Cinematic Representations of East Asian American Women  

Tucker-Boatwright Festival and Symposium: Hollywood & the Asian American Imagination, Richmond, February 23, 2024   :::   YouTube 

What are the patterns in Hollywood representations of East Asian American women from romantic comedy to science fiction films? How do racism and sexism intersect in these patterns? 

     Depictions of East Asian women which are full of positive and negative stereotypes. These images are often framed by metaphors of kinship. Imaginations of kinship on screen include Lee Isaac Chung’s Minari, John Chu’s Crazy Rich Asians, Lulu Wang’s The Farewell, Ang Lee’s The Wedding Banquet, and Mina Shum’s Double Happiness starring Sandra Oh. These films frame kinship as oppressive relations that could potentially be emancipating in the right context.

     Joubin argues that kinship goes beyond blood relations to include affective structures, material relations. It is a narrative structure to bring characters together. In other words, kinship is not an entity but a dynamic relation. It organized social life and our position in the world. 

    In Alex Garland’s Ex Machina, metaphorical kinship informs the relationships among the otherwise unrelated characters.

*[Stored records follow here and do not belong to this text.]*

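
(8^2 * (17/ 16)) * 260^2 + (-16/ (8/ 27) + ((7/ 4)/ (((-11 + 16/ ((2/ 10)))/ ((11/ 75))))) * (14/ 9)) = 428186890439/ 93150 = 4596746.01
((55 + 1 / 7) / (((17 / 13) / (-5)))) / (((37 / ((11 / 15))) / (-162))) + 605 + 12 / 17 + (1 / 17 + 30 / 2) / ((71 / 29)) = 402903481 / 312613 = 1288.83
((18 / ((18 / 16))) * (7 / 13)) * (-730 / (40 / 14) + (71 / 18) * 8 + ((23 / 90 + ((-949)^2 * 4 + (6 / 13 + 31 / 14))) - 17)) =236013915464 / 7605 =31034045.43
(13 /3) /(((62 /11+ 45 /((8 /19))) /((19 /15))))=21736 /445545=0.05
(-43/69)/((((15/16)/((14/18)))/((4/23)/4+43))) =-105952/4761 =-22.25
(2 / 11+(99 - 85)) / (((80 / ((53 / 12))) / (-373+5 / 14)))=-3594513 / 12320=-291.76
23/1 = 23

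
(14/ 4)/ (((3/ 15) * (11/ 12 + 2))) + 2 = 8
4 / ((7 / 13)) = 52 / 7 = 7.43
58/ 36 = 29/ 18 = 1.61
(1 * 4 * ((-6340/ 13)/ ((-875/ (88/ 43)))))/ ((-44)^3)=-634/ 11836825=-0.00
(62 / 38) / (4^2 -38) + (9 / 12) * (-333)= -208853 / 836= -249.82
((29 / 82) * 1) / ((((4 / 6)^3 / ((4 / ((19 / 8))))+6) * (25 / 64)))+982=23154106 / 23575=982.15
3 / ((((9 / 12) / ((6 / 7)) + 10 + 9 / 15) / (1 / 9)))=40 / 1377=0.03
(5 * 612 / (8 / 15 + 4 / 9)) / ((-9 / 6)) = -22950 / 11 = -2086.36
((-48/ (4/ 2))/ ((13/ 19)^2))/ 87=-2888/ 4901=-0.59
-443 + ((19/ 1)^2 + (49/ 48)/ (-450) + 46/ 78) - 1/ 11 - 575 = -2027807807/ 3088800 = -656.50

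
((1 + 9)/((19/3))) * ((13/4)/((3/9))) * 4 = 1170/19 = 61.58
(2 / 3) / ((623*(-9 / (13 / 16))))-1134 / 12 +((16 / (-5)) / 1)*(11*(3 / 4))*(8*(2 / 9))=-95162069 / 672840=-141.43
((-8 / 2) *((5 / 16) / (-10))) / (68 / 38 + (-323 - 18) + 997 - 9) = 19 / 98616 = 0.00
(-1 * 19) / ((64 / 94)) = -893 / 32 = -27.91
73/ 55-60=-3227/ 55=-58.67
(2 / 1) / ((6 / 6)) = 2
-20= -20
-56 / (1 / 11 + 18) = -616 / 199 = -3.10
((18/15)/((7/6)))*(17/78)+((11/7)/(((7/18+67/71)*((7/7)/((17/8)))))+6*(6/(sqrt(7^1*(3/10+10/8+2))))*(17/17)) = 650913/238420+72*sqrt(2485)/497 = 9.95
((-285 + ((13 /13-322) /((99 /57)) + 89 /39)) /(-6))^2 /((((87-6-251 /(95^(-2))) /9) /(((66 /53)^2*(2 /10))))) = -0.01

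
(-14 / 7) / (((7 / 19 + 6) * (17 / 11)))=-38 / 187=-0.20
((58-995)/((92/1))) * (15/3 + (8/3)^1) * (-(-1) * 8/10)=-937/15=-62.47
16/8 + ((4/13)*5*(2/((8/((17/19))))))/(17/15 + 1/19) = 10063/4394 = 2.29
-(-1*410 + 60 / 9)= 1210 / 3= 403.33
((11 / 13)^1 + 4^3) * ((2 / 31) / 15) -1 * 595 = -1198363 / 2015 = -594.72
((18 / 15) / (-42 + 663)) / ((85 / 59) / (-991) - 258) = -0.00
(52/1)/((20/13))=169/5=33.80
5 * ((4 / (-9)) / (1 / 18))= -40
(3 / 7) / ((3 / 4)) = 4 / 7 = 0.57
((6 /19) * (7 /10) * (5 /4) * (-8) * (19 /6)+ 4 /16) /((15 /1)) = -0.45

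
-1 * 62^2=-3844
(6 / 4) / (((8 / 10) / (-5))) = -75 / 8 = -9.38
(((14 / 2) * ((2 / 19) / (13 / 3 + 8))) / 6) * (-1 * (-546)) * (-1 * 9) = -34398 / 703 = -48.93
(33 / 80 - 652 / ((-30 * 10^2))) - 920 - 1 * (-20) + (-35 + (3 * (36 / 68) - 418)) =-137779757 / 102000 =-1350.78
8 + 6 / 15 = 42 / 5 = 8.40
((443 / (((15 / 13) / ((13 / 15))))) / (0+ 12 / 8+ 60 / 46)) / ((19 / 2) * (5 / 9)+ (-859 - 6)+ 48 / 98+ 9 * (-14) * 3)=-337500436 / 3519245775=-0.10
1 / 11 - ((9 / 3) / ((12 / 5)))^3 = -1311 / 704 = -1.86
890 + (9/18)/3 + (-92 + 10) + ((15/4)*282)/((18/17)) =21683/12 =1806.92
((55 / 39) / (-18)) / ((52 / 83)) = -0.13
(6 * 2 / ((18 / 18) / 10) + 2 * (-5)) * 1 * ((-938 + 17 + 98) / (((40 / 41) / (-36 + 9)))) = 10021671 / 4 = 2505417.75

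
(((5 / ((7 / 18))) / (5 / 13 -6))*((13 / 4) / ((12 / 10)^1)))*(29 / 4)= -367575 / 8176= -44.96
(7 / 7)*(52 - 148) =-96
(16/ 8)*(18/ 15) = 12/ 5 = 2.40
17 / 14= 1.21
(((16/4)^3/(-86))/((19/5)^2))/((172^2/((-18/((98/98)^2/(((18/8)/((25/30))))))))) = 2430/28702027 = 0.00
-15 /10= -1.50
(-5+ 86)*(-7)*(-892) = 505764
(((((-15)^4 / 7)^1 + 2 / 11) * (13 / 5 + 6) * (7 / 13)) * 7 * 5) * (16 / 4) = 670494356 / 143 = 4688771.72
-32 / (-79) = 32 / 79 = 0.41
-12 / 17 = -0.71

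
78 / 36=13 / 6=2.17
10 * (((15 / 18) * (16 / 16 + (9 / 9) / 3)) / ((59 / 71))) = 7100 / 531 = 13.37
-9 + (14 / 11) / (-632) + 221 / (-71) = -2989857 / 246796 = -12.11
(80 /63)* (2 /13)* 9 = 160 /91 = 1.76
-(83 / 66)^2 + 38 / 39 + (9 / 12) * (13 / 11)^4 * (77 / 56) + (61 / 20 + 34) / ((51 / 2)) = 1210380659 / 423577440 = 2.86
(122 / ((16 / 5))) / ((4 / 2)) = 305 / 16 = 19.06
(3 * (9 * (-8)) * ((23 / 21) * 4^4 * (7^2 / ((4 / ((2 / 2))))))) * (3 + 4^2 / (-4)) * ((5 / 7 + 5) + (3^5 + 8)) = 190453248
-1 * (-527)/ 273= 527/ 273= 1.93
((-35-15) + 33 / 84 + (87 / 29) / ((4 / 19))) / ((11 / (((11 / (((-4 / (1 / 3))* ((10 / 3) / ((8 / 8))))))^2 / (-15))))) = 363 / 22400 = 0.02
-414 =-414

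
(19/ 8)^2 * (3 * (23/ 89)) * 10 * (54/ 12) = 1120905/ 5696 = 196.79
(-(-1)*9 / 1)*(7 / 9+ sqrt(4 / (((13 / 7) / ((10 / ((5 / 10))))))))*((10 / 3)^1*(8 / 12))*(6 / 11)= 280 / 33+ 480*sqrt(455) / 143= 80.08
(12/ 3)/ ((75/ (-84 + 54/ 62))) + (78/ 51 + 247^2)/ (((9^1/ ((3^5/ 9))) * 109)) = 1674.76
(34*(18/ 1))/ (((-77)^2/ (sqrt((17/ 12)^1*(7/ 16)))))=51*sqrt(357)/ 11858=0.08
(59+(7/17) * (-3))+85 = 2427/17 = 142.76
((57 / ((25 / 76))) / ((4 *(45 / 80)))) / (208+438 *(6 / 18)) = 2888 / 13275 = 0.22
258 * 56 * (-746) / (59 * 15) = -3592736 / 295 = -12178.77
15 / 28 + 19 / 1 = 547 / 28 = 19.54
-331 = -331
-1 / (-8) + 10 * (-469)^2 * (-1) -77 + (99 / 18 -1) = -17597459 / 8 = -2199682.38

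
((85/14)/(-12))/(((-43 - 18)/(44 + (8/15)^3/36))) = 5680669/15564150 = 0.36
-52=-52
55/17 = 3.24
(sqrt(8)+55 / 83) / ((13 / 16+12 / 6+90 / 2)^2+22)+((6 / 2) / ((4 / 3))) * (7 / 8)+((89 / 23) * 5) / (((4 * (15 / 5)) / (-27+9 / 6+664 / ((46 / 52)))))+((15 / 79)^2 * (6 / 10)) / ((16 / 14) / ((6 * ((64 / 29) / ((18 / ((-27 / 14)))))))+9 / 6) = 512 * sqrt(2) / 590857+91013957101427564143 / 77716202181148320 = 1171.11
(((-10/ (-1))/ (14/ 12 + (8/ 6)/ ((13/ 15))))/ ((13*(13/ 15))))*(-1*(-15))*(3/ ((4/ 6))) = 60750/ 2743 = 22.15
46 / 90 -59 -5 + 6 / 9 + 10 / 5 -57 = -5302 / 45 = -117.82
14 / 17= 0.82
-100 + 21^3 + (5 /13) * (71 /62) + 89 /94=173544777 /18941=9162.39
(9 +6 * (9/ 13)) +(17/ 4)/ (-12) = 7987/ 624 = 12.80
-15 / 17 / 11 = -15 / 187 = -0.08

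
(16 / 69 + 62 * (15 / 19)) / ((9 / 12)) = 257896 / 3933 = 65.57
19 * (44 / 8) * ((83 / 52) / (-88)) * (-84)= 33117 / 208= 159.22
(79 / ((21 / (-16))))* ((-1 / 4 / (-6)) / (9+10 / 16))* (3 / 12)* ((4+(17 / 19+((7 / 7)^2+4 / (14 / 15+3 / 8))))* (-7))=8438464 / 2067219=4.08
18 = 18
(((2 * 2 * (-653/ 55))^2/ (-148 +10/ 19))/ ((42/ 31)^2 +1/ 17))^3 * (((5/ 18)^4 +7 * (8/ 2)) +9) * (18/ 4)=-144124701999517194407570940041389619545136/ 1644969818887238317337586500021578125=-87615.41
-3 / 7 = -0.43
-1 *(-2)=2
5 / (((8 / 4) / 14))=35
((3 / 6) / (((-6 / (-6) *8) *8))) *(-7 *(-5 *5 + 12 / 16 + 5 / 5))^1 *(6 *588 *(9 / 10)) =2583819 / 640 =4037.22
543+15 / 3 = 548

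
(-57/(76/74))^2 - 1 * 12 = 12273/4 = 3068.25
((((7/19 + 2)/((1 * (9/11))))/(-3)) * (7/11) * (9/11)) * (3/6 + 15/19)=-5145/7942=-0.65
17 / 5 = 3.40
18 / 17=1.06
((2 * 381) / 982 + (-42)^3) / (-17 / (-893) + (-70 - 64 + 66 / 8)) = 129938026044 / 220513501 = 589.25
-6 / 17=-0.35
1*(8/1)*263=2104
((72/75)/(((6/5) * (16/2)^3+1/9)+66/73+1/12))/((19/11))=63072/69847895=0.00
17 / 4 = 4.25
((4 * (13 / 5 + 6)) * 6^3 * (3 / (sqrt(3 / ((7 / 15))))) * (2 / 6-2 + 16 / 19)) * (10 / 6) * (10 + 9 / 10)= -10573872 * sqrt(35) / 475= -131696.57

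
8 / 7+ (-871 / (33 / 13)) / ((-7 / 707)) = 8005625 / 231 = 34656.39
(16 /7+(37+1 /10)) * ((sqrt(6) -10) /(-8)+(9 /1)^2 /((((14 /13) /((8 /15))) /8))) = 124348971 /9800 -2757 * sqrt(6) /560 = 12676.61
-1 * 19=-19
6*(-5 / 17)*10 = -300 / 17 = -17.65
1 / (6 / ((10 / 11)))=5 / 33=0.15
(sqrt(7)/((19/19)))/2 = sqrt(7)/2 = 1.32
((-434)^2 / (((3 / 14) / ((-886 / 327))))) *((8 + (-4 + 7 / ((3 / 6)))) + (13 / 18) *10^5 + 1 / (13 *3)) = -19747235512540816 / 114777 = -172048716315.47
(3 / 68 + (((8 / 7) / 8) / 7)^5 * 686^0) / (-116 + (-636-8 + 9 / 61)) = -51692974715 / 890324698115132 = -0.00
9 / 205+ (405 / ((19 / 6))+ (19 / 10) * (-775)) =-10474133 / 7790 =-1344.56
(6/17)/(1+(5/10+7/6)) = 9/68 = 0.13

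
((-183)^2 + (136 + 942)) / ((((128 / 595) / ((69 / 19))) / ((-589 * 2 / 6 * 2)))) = -14664531245 / 64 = -229133300.70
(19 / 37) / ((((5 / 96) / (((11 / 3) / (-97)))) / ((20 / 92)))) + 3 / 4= 0.67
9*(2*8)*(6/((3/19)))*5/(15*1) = 1824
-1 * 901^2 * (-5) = 4059005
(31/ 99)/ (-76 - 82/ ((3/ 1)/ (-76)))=31/ 198132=0.00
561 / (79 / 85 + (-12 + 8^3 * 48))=47685 / 2088019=0.02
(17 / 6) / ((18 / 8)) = 34 / 27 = 1.26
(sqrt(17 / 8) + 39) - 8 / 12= sqrt(34) / 4 + 115 / 3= 39.79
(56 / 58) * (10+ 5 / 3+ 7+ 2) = 19.95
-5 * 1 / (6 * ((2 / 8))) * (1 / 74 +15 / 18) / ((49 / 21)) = -940 / 777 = -1.21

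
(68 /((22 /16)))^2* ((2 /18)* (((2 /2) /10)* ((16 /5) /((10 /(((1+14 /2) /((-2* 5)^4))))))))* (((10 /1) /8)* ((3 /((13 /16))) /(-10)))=-1183744 /368671875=-0.00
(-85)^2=7225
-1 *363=-363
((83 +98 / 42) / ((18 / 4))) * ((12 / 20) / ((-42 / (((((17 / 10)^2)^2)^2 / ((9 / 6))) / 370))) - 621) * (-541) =1305212258884775581 / 204873046875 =6370834.42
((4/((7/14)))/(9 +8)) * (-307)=-144.47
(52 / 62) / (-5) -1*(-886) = 137304 / 155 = 885.83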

The 2014 sci-fi film is set in a remote and isolated house that serves as a research lab. This is where a white male inventor named Nathan creates a series of humanoids with artificial intelligence and human emotions. He is by default the father and God figure in this futuristic household.

         Using the three interlocking concepts of yellow peril, yellow fever, and techno-Orientalism, Alexa Alice Joubin’s illustrated keynote lecture revealed the manifestation of racist misogyny. She also suggested ways to identify tacit forms of misogynistic racism as well as strategies for inclusion.